Time to sell your home

It's time for a fresh start.

The real estate market is hot, and you know for a fact that the guy down the block just sold his shack for $200,000 after paying just $110,000 for it a few years ago.

So now you feel the time is ripe for you to trade up, too.

But before you plunge a "For Sale" sign into the front lawn, you'll need to seriously consider whether moving is the right step.

"If you just got the itch to sell, be sure you know what your motivation is," says Bill Echols, spokesman for Re/max International in Denver. Sellers who don't do enough research may end up with "seller's remorse," he says.

"The temptation is just to want a nicer house," says Eric Tyson, co-author of "Home Selling for Dummies."

That can be expensive - financially and emotionally.

To keep that pot of gold at the end of the real-estate rainbow from getting tarnished, you might want to take the following steps:

*Assess your local real-estate market to set a price for your home.

*Figure out the costs of selling your home.

*Estimate the costs of buying and moving into another home.

*And remember to factor in intangible costs, such as moving to an unfamiliar neighborhood with new schools and a new commute.

If you need to sell, now is the time, says Daryl "Jess" Jasperson, president of Re/max International in Denver. "Markets peak in spring and early summer," he says.

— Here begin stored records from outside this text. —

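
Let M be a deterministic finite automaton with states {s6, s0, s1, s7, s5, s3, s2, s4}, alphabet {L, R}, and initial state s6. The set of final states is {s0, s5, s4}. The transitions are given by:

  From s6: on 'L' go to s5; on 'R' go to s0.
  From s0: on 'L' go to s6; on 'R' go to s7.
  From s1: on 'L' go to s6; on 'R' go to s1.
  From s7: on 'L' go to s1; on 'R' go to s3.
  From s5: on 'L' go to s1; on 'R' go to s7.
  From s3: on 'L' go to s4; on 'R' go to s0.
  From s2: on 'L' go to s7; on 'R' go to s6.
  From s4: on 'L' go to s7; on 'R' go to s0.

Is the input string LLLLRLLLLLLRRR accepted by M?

Trace: s6 -L-> s5 -L-> s1 -L-> s6 -L-> s5 -R-> s7 -L-> s1 -L-> s6 -L-> s5 -L-> s1 -L-> s6 -L-> s5 -R-> s7 -R-> s3 -R-> s0
End state s0 is accepting.

Yes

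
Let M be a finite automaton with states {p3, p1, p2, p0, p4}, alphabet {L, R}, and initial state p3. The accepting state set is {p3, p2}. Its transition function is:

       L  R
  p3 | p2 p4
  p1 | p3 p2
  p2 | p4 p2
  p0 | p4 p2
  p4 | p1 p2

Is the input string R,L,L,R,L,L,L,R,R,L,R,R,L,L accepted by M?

start at p3
read 'R': p3 → p4
read 'L': p4 → p1
read 'L': p1 → p3
read 'R': p3 → p4
read 'L': p4 → p1
read 'L': p1 → p3
read 'L': p3 → p2
read 'R': p2 → p2
read 'R': p2 → p2
read 'L': p2 → p4
read 'R': p4 → p2
read 'R': p2 → p2
read 'L': p2 → p4
read 'L': p4 → p1
End state p1 is not accepting.

No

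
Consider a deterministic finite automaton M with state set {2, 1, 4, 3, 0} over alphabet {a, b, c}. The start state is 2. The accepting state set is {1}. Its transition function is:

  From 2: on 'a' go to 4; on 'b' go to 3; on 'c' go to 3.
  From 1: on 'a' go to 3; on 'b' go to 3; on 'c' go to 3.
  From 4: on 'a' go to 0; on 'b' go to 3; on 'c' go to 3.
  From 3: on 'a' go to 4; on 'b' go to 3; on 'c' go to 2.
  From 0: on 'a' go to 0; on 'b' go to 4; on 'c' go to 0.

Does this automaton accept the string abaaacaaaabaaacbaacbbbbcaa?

No

2 → 4 → 3 → 4 → 0 → 0 → 0 → 0 → 0 → 0 → 0 → 4 → 0 → 0 → 0 → 0 → 4 → 0 → 0 → 0 → 4 → 3 → 3 → 3 → 2 → 4 → 0
End state 0 is not accepting.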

Mortgage interest rates are at some of their lowest levels in 20 years, a record number of buyers are flocking to the market, and home prices across the country are rising.

Yet even in a booming market, you have to be realistic about how much you can get for your house.

"Most sellers have an idea what they want to get," says Lou Hrono, a Re/max agent in Medford, Mass. The problem is many sellers want to get more than their house is actually worth.

The best way to reap top dollar is to price your house low enough that it starts a bidding war -or at least threatens to, experts agree.

When Ron and Sue Wilson sold their condominium in the West County area of St. Louis, they set a realistic price, hoping to get out of it what they owed. Before the condo was even on the market, a man came and looked at it. Within a week, their Realtor brought another couple by who was interested. That prompted the first buyer to make an offer $1,000 above their asking price to make sure he got the house.

"It's a game; it's strategy," says Mrs. Wilson.

The best way to price your house is to get a list of comparable sales in your neighborhood, Mr. Hrono says. Any Realtor should be able to provide an accurate, current list of comps. The list should give you a good idea of current market conditions.

The key question "is how long have the comps been on the market at those prices," Hrono says.

The longer a house has lingered, the less realistic its price. Price your house to compete with those that have sold within 30 days, the experts say.

"When something new comes on the market, buyers rush to see it," Hrono says. If it's overpriced, they reject it. And they don't come back." All the activity is going to come in the first two to three weeks," he says.

It's also important for sellers to keep watching the market, says Mr. Tyson. Check out the real estate classifieds and even tour new homes that come on the market. You don't want to be undersold.

The costs

Once you have a price, it's time to factor all the costs involved in a move. Six percent of what you sell your home for pays the Realtor's commission. And "usually when you sell a home, you have some deferred maintenance you're going to get stuck with," Tyson says. That can cost another 1 to 2 percent of the sale price.

Closing costs on a mortgage to buy your new house run 3 to 5 percent. And actually moving your stuff runs another 2 percent to 3 percent.

All told, selling your house, buying a new one, and moving can eat up as much as 15 percent of a $200,000 transaction, Tyson says. That's $30,000 you won't be able to put toward a downpayment on your new home. Yikes!

The Intangibles

And if you don't move for the right reasons, you may not be any happier. First off, don't assume anything about a new neighborhood just because of its reputation or because a of what a Realtor says, Hrono says. Perhaps a bigger mistake is making false assumptions about your old house and your old neighborhood, he says. Are the schools really that bad? Or are they beginning a turnaround?

And before you sell, consider the expansion potential of your own house, says Tyson. If the problems are cosmetic or a matter of size, it probably makes more sense to remodel or add on. If you're retiring and need cash, a reverse mortgage may work as well.